Any writer who uses a pen name can tell you there are numerous reasons for using one, three of those reasons seeming to be key. These three are, genre change, to hide your identity, and your name is so common that there are at least 10 other authors with the same name.
There are two classic examples of the genre change. Of course Stephen King. He had already established himself as a horror writer, but when he wrote more mainstream he used the name Richard Bachman. Who could forget about Nora Roberts. Her romance is written under Nora Roberts, which is actually short for Eleanor Robertson, but when she started writing future murder mysteries, she used her sons’ initials and shortened her last name, to end up with J.D. Robb. The biggest reason seems to be that when they switch over they want their new direction to stand on it’s own with out relying on the success of another genre.
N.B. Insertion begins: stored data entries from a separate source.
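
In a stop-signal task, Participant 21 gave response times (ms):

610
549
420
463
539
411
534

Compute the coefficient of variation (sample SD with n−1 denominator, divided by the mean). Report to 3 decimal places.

0.147

n = 7, Σ = 3526, M = 503.7143
Σ(x−M)² = 32771.429; s = √(32771.429/6) = 73.9047
CV = 73.9047 / 503.7143 = 0.14672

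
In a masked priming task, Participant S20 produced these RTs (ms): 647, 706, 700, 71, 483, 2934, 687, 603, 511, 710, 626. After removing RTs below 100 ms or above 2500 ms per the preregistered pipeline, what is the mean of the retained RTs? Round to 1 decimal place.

630.3 ms

Excluded: 71, 2934
Retained (n=9): Σ = 5673
Mean = 5673/9 = 630.3333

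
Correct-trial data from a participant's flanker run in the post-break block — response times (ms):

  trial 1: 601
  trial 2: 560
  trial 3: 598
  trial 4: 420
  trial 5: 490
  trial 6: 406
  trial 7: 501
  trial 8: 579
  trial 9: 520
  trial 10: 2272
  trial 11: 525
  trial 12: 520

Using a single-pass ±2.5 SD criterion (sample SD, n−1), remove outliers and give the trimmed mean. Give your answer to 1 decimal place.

n = 12, ΣRT = 7992, M = 666.000
Σ(x−M)² = 2855720.00; s = √(2855720.00/11) = 509.520
Cutoffs: 666.000 ± 2.5·509.520 → [-607.8, 1939.8]
Outside: 2272 → excluded.
Retained (n=11): Σ = 5720, mean = 5720/11 = 520.000

520.0 ms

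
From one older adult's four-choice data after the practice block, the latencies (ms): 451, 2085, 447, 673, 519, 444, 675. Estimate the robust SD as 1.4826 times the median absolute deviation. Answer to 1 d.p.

111.2 ms

Sorted: 444, 447, 451, 519, 673, 675, 2085 → median = 519
|x − 519| sorted: 0, 68, 72, 75, 154, 156, 1566 → MAD = 75
Robust SD ≈ 1.4826 × 75 = 111.195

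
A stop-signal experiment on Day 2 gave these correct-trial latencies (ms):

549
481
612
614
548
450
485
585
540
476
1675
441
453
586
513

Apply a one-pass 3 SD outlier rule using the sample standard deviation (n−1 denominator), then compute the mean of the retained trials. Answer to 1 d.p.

n = 15, ΣRT = 9008, M = 600.533
Σ(x−M)² = 1285007.73; s = √(1285007.73/14) = 302.962
Cutoffs: 600.533 ± 3·302.962 → [-308.4, 1509.4]
Outside: 1675 → excluded.
Retained (n=14): Σ = 7333, mean = 7333/14 = 523.786

523.8 ms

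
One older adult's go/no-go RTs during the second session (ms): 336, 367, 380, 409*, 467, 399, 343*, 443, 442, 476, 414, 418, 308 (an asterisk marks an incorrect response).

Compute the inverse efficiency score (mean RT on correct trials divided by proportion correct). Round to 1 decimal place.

Correct trials (n=11): 336, 367, 380, 467, 399, 443, 442, 476, 414, 418, 308
Mean correct RT = 4450/11 = 404.5455 ms
Proportion correct = 11/13
IES = 404.5455 / (11/13) = 478.099 ms

478.1 ms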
The main reason someone would use a pen name to hide their identity is for safety when what they write can seriously offend or expose a group that can do physical harm, and yes that problem does exist. Look up the undesirable journalist.
Of course who can forget the problem of multiple authors with the same name. Unless you are a bad writer you don’t want your writing to gain popularity on someone else’s established name and talent, so you use a pen name.
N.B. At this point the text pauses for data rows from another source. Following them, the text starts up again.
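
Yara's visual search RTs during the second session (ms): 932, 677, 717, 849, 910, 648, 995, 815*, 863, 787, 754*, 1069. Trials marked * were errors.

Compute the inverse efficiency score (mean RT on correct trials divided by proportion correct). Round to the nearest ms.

Correct trials (n=10): 932, 677, 717, 849, 910, 648, 995, 863, 787, 1069
Mean correct RT = 8447/10 = 844.7000 ms
Proportion correct = 10/12
IES = 844.7000 / (10/12) = 1013.640 ms

1014 ms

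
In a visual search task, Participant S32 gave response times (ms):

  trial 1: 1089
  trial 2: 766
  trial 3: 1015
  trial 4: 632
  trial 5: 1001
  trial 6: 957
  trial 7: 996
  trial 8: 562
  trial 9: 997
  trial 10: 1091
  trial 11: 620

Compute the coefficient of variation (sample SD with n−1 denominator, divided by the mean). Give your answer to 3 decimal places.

n = 11, Σ = 9726, M = 884.1818
Σ(x−M)² = 397173.636; s = √(397173.636/10) = 199.2922
CV = 199.2922 / 884.1818 = 0.22540

0.225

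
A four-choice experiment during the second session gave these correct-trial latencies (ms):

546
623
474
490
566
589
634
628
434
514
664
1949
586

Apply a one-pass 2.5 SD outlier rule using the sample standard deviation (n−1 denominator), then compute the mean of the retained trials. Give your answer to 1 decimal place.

n = 13, ΣRT = 8697, M = 669.000
Σ(x−M)² = 1831790.00; s = √(1831790.00/12) = 390.703
Cutoffs: 669.000 ± 2.5·390.703 → [-307.8, 1645.8]
Outside: 1949 → excluded.
Retained (n=12): Σ = 6748, mean = 6748/12 = 562.333

562.3 ms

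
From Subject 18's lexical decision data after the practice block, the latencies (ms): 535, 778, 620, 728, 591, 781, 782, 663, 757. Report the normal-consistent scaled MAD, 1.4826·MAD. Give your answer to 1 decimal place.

Sorted: 535, 591, 620, 663, 728, 757, 778, 781, 782 → median = 728
|x − 728| sorted: 0, 29, 50, 53, 54, 65, 108, 137, 193 → MAD = 54
Robust SD ≈ 1.4826 × 54 = 80.060

80.1 ms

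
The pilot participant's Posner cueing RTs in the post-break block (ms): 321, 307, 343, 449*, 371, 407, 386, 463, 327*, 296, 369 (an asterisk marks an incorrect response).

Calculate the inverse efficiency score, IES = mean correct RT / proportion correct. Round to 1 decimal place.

Correct trials (n=9): 321, 307, 343, 371, 407, 386, 463, 296, 369
Mean correct RT = 3263/9 = 362.5556 ms
Proportion correct = 9/11
IES = 362.5556 / (9/11) = 443.123 ms

443.1 ms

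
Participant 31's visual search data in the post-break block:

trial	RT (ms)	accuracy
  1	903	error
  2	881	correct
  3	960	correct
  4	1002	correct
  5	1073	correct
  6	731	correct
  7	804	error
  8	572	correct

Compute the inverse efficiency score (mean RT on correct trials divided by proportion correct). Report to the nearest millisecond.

Correct trials (n=6): 881, 960, 1002, 1073, 731, 572
Mean correct RT = 5219/6 = 869.8333 ms
Proportion correct = 6/8
IES = 869.8333 / (6/8) = 1159.778 ms

1160 ms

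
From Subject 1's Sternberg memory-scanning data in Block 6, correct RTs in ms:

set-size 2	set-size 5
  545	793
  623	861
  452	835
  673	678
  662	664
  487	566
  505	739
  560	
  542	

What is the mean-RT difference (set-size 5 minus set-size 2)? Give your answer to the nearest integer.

M(set-size 2) = 5049/9 = 561.000
M(set-size 5) = 5136/7 = 733.714
Difference = 733.714 − 561.000 = 172.714 ms

173 ms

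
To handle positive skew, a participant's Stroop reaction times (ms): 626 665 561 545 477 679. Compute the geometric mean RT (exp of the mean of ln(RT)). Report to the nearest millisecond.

ln(RT): 6.4394, 6.4998, 6.3297, 6.3008, 6.1675, 6.5206
Mean ln(RT) = 38.2578/6 = 6.37630
Geometric mean = exp(6.37630) = 587.75 ms

588 ms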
Whether you use a pen name or not is up to you, but you should have a reason for it. No, because it’s cool, is not a good reason, but proceed with caution when you pick one. When you establish your writing, your pen name will go with it, and who wants to read a serious novel by a name like Henry Pinklestein.
Challenge: If you decided to use a pen name, decide how you would choose one, and think of one you think people would go to in your genre.